江戸幕府が300年近くも反映する陰には、このような長期的な大事業が
あったということには驚きでした。

私が一番疑問に思ったことは、航空写真もないような時代で
どのようにして、このような関東一帯の川の流れを計算して
今のように利用しやすいように作ることを計画したのか、ということでした。




その答えのようなことを尾崎先生が次のようにおっしゃっていました。

「徳川家康の功績は全く否定しないし、できるものでもないが、もともと家康が今の時代にあるような関東一円の広大な治水を目指して、これらの事業を始めたかどうかは疑問です。最初に秀吉から江戸に追いやられたときに、江戸付近の自分たちの土地だけを目的に始めたものが、天下人になってより広く目が向いていったのではないか」



確かにそうでしょう。
治水工事も、第1期、2期、3期と江戸時代にずっと続いています。

家康が始めたこの事業は、その後の時代の、そしてそれぞれの地域の人が、それぞれの必要性に応じて
引き継いできており、400年も続き大きな意味のある仕事になってきたのでしょう。

悪い言葉でいえば、「いきあたりばったり」で、それぞれの時代のそれぞれの地域の人が
おこなってきた大事業だったのかもしれません。

ただ、家康が0から1を作り出したであろう、これらの関東一帯の治水事業は、
みんなにとって「意味ある仕事」だったのだと思います。
決して、家康一人や徳川一族だけのための仕事でなく。



今、私たちは、確かに生活をするためにお金を稼ぐ必要があるから働かなければなりません。
ただ、お金のためだけに働いていると、このようなひろがり、つながりは起きないように思います。
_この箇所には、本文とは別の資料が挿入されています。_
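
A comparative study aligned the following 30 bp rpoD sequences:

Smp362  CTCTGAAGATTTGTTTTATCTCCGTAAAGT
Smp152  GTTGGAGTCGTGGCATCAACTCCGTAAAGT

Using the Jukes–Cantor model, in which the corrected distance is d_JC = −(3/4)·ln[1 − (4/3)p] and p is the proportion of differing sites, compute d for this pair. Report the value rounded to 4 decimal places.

The sequences differ at positions 1 (C/G), 3 (C/T), 4 (T/G), 7 (A/G), 8 (G/T), 9 (A/C), 10 (T/G), 12 (T/G), 14 (T/C), 15 (T/A), 17 (T/C), 19 (T/A).
p = 12/30 = 0.400000.
d = −0.75 · ln(1 − (4/3)·0.400000) = −0.75 · ln(0.466667) = −0.75 · (-0.762139) = 0.5716.

0.5716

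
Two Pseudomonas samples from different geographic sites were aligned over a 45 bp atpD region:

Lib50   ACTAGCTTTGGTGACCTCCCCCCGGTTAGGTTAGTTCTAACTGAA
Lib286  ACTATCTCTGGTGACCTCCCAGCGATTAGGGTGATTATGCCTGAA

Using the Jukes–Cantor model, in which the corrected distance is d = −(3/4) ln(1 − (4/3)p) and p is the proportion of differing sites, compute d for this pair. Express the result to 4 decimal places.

Mismatches occur at site 5 (G↔T), site 8 (T↔C), site 21 (C↔A), site 22 (C↔G), site 25 (G↔A), site 31 (T↔G), site 33 (A↔G), site 34 (G↔A), site 37 (C↔A), site 39 (A↔G), site 40 (A↔C).
p = 11/45 = 0.244444.
d = −0.75 · ln(1 − (4/3)·0.244444) = −0.75 · ln(0.674075) = −0.75 · (-0.394414) = 0.2958.

0.2958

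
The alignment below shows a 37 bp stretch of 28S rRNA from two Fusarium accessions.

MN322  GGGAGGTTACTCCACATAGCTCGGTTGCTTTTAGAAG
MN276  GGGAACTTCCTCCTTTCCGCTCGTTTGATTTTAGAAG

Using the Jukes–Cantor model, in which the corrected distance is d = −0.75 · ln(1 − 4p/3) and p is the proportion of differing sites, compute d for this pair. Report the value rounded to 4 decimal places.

0.3351

Mismatches occur at site 5 (G→A), site 6 (G→C), site 9 (A→C), site 14 (A→T), site 15 (C→T), site 16 (A→T), site 17 (T→C), site 18 (A→C), site 24 (G→T), site 28 (C→A).
p = 10/37 = 0.270270.
d = −0.75 · ln(1 − (4/3)·0.270270) = −0.75 · ln(0.639640) = −0.75 · (-0.446850) = 0.3351.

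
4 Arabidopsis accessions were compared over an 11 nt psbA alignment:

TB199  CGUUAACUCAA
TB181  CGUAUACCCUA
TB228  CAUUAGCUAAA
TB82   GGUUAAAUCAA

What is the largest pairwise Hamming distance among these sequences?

Pairwise Hamming distances:
  TB199 vs TB181: 4
  TB199 vs TB228: 3
  TB199 vs TB82: 2
  TB181 vs TB228: 7
  TB181 vs TB82: 6
  TB228 vs TB82: 5
The largest is 7, between TB181 and TB228.

7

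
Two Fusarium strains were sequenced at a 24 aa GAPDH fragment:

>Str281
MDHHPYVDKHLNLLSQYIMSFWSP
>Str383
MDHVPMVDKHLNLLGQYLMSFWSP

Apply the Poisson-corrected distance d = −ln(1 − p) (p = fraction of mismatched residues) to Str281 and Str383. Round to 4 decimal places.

0.1823

Mismatches occur at site 4 (H/V), site 6 (Y/M), site 15 (S/G), site 18 (I/L).
p = 4/24 = 0.166667.
d = −ln(1 − 0.166667) = −ln(0.833333) = 0.1823.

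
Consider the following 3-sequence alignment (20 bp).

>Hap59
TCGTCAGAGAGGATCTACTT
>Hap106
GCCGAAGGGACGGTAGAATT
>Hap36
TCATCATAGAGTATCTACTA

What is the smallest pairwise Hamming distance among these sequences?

4

Pairwise Hamming distances:
  Hap59 vs Hap106: 10
  Hap59 vs Hap36: 4
  Hap106 vs Hap36: 13
The smallest is 4, between Hap59 and Hap36.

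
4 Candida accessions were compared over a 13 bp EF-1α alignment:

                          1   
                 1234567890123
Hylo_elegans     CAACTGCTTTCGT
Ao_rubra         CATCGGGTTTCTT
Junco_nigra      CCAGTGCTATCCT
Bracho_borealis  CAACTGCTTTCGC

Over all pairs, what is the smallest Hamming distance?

1

Pairwise Hamming distances:
  Hylo_elegans vs Ao_rubra: 4
  Hylo_elegans vs Junco_nigra: 4
  Hylo_elegans vs Bracho_borealis: 1
  Ao_rubra vs Junco_nigra: 7
  Ao_rubra vs Bracho_borealis: 5
  Junco_nigra vs Bracho_borealis: 5
The smallest is 1, between Hylo_elegans and Bracho_borealis.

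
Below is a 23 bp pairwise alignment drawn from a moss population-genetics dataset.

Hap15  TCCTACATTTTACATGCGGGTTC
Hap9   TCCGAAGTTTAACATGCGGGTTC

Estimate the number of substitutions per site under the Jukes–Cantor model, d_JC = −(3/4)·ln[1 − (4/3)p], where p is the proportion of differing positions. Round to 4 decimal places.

0.1979

Mismatches occur at site 4 (T→G), site 6 (C→A), site 7 (A→G), site 11 (T→A).
p = 4/23 = 0.173913.
d = −0.75 · ln(1 − (4/3)·0.173913) = −0.75 · ln(0.768116) = −0.75 · (-0.263815) = 0.1979.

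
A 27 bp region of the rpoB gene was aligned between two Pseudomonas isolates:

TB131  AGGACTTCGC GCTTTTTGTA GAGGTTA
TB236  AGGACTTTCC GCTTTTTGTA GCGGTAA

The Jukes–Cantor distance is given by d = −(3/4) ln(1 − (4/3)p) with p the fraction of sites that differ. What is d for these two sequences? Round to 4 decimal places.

0.1650

Mismatches occur at site 8 (C→T), site 9 (G→C), site 22 (A→C), site 26 (T→A).
p = 4/27 = 0.148148.
d = −0.75 · ln(1 − (4/3)·0.148148) = −0.75 · ln(0.802469) = −0.75 · (-0.220062) = 0.1650.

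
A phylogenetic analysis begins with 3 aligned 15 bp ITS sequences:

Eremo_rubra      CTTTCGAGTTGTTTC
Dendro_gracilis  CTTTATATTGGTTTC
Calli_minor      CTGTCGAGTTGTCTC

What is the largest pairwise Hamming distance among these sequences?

6

Pairwise Hamming distances:
  Eremo_rubra vs Dendro_gracilis: 4
  Eremo_rubra vs Calli_minor: 2
  Dendro_gracilis vs Calli_minor: 6
The largest is 6, between Dendro_gracilis and Calli_minor.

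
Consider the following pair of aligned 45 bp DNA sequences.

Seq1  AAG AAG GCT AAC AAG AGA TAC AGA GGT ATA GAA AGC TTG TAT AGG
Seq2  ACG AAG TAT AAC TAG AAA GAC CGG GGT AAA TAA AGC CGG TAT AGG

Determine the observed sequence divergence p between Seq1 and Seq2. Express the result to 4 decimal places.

0.2667

Differing sites — 2:A/C; 7:G/T; 8:C/A; 13:A/T; 17:G/A; 19:T/G; 22:A/C; 24:A/G; 29:T/A; 31:G/T; 37:T/C; 38:T/G.
There are 12 differences over 45 sites, so p = 12/45 = 0.2667.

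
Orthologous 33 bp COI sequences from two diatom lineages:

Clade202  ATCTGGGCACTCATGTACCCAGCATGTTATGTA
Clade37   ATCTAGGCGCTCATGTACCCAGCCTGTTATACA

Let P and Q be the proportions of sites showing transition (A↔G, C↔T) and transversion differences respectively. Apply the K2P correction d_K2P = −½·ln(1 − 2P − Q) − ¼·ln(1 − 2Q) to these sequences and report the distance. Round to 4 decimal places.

The sequences differ at positions 5 (G/A, transition), 9 (A/G, transition), 24 (A/C, transversion), 31 (G/A, transition), 32 (T/C, transition).
Of the 5 differences, 4 transitions and 1 transversion over 33 sites: P = 4/33 = 0.121212, Q = 1/33 = 0.030303.
d = −0.5·ln(0.727273) − 0.25·ln(0.939394) = −0.5·(-0.318453) − 0.25·(-0.062520) = 0.1749.

0.1749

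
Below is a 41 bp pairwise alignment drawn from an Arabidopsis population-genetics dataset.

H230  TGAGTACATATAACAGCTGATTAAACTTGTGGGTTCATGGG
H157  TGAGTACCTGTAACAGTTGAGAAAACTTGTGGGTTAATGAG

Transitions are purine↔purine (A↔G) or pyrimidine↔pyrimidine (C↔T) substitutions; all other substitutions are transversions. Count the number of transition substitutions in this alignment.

Differing sites — 8:A/C (Tv); 10:A/G (Ti); 17:C/T (Ti); 21:T/G (Tv); 22:T/A (Tv); 36:C/A (Tv); 40:G/A (Ti).
Of the 7 differences, 3 transitions and 4 transversions, so the answer is 3.

3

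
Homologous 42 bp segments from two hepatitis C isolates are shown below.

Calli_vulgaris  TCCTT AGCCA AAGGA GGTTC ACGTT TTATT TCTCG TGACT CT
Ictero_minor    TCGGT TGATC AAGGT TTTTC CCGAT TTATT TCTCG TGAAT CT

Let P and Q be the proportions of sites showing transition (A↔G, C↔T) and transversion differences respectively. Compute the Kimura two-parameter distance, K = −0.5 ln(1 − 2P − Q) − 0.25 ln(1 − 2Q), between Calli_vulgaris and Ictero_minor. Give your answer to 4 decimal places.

Mismatches occur at site 3 (C→G, transversion), site 4 (T→G, transversion), site 6 (A→T, transversion), site 8 (C→A, transversion), site 9 (C→T, transition), site 10 (A→C, transversion), site 15 (A→T, transversion), site 16 (G→T, transversion), site 17 (G→T, transversion), site 21 (A→C, transversion), site 24 (T→A, transversion), site 39 (C→A, transversion).
Of the 12 differences, 1 transition and 11 transversions over 42 sites: P = 1/42 = 0.023810, Q = 11/42 = 0.261905.
d = −0.5·ln(0.690475) − 0.25·ln(0.476190) = −0.5·(-0.370376) − 0.25·(-0.741938) = 0.3707.

0.3707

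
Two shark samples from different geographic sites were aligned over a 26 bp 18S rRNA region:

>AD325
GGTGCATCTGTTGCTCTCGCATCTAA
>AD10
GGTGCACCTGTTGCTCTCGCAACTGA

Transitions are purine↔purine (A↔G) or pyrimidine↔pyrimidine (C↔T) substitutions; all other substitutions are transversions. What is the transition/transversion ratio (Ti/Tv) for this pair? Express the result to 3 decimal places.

2.000

The sequences differ at positions 7 (T/C, transition), 22 (T/A, transversion), 25 (A/G, transition).
Of the 3 differences, 2 transitions and 1 transversion, so Ti/Tv = 2/1 = 2.000.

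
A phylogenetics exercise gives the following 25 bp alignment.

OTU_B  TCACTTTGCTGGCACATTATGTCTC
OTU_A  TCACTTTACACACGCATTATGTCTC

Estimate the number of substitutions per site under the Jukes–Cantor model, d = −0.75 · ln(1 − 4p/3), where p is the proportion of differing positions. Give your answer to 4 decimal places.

0.2326

The sequences differ at positions 8 (G/A), 10 (T/A), 11 (G/C), 12 (G/A), 14 (A/G).
p = 5/25 = 0.200000.
d = −0.75 · ln(1 − (4/3)·0.200000) = −0.75 · ln(0.733333) = −0.75 · (-0.310155) = 0.2326.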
今、数十年、数百年もの間、何らかの形で、意味あるものとして引き継がれていくような、
そんな仕事がどれだけあるのかなと、ふと考えました。

普通の人には「100年先にも残る意味ある仕事を」と考えても、ほとんどできないでしょう
ただ、「みんなにとっていいものを」と思って、一生懸命、いきあたりばったりでもいいので
がんばってやっていると、周りの人も共鳴して、意味ある仕事になっていくのかもしれないです。


日本ES開発協会の日光街道イベントも11年続いています。



今年も参加者にはたくさんの高校生や大学生がいました。
彼らが小学生の時にはじまったであろうこのイベントも、それぞれの立場、時代で共感できる
意味付けがあって続いているように思います。